An attorney for Takhistov didn’t immediately respond to an email seeking comment from The Associated Press. A person listed as a relative also didn’t immediately respond to a message from the AP.

Takhistov espoused white supremacist views in his conversations with the undercover agent, and in posts “encouraged violence against Black and Jewish communities, praised mass shooters, and discussed causing death and destruction on a large scale,” according to New Jersey U.S. Attorney Philip Sellinger.

Takhistov discussed during a meeting in June a “three-step plan for white domination:” ending the war in Ukraine, invading Russia and then starting “political activism in Europe and America, supporting National Socialist political parties,” the official wrote in court papers.

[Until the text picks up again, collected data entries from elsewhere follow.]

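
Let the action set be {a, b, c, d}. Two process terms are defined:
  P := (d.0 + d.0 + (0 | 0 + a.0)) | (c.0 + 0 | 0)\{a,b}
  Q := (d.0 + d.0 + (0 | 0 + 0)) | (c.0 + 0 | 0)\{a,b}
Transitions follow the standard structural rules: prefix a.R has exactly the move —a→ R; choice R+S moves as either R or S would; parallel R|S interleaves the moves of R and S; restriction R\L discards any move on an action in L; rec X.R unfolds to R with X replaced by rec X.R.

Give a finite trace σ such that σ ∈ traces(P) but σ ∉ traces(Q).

a

LTS(P): 4 reachable states
  s0 = (d.0 + d.0 + (0 | 0 + a.0)) | (c.0 + 0 | 0)\{a,b} → ··a··> s1, ··c··> s2, ··d··> s1
  s1 = 0 | (c.0 + 0 | 0)\{a,b} → ··c··> s3
  s2 = (d.0 + d.0 + (0 | 0 + a.0)) | 0\{a,b} → ··a··> s3, ··d··> s3
  s3 = 0 | 0\{a,b} → ·
LTS(Q): 4 reachable states
  t0 = (d.0 + d.0 + (0 | 0 + 0)) | (c.0 + 0 | 0)\{a,b} → ··c··> t1, ··d··> t2
  t1 = (d.0 + d.0 + (0 | 0 + 0)) | 0\{a,b} → ··d··> t3
  t2 = 0 | (c.0 + 0 | 0)\{a,b} → ··c··> t3
  t3 = 0 | 0\{a,b} → ·
Executing a from P (initial set {s0}):
  [1] a ⇒ {s1}
  — P admits the full trace.
Executing a from Q (initial set {t0}):
  [1] a ⇒ ∅  — Q cannot continue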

Takhistov “explained that rallies and protests would not work; rather, people were waiting for a big event, such as the Oklahoma City bombing,” authorities allege. Takhistov told the undercover agent that while he was in Ukraine the person had to carry out “at least one event of serious activism,” they said.

Takhistov said his “ultimate dream was to attack a synagogue with a Hamas-style rocket,” officials said.

“We will not tolerate these kinds of alleged terroristic threats, and working with our partners, we will always be ready to root out and bring to justice anyone who attempts to carry out these acts,” Sellinger said.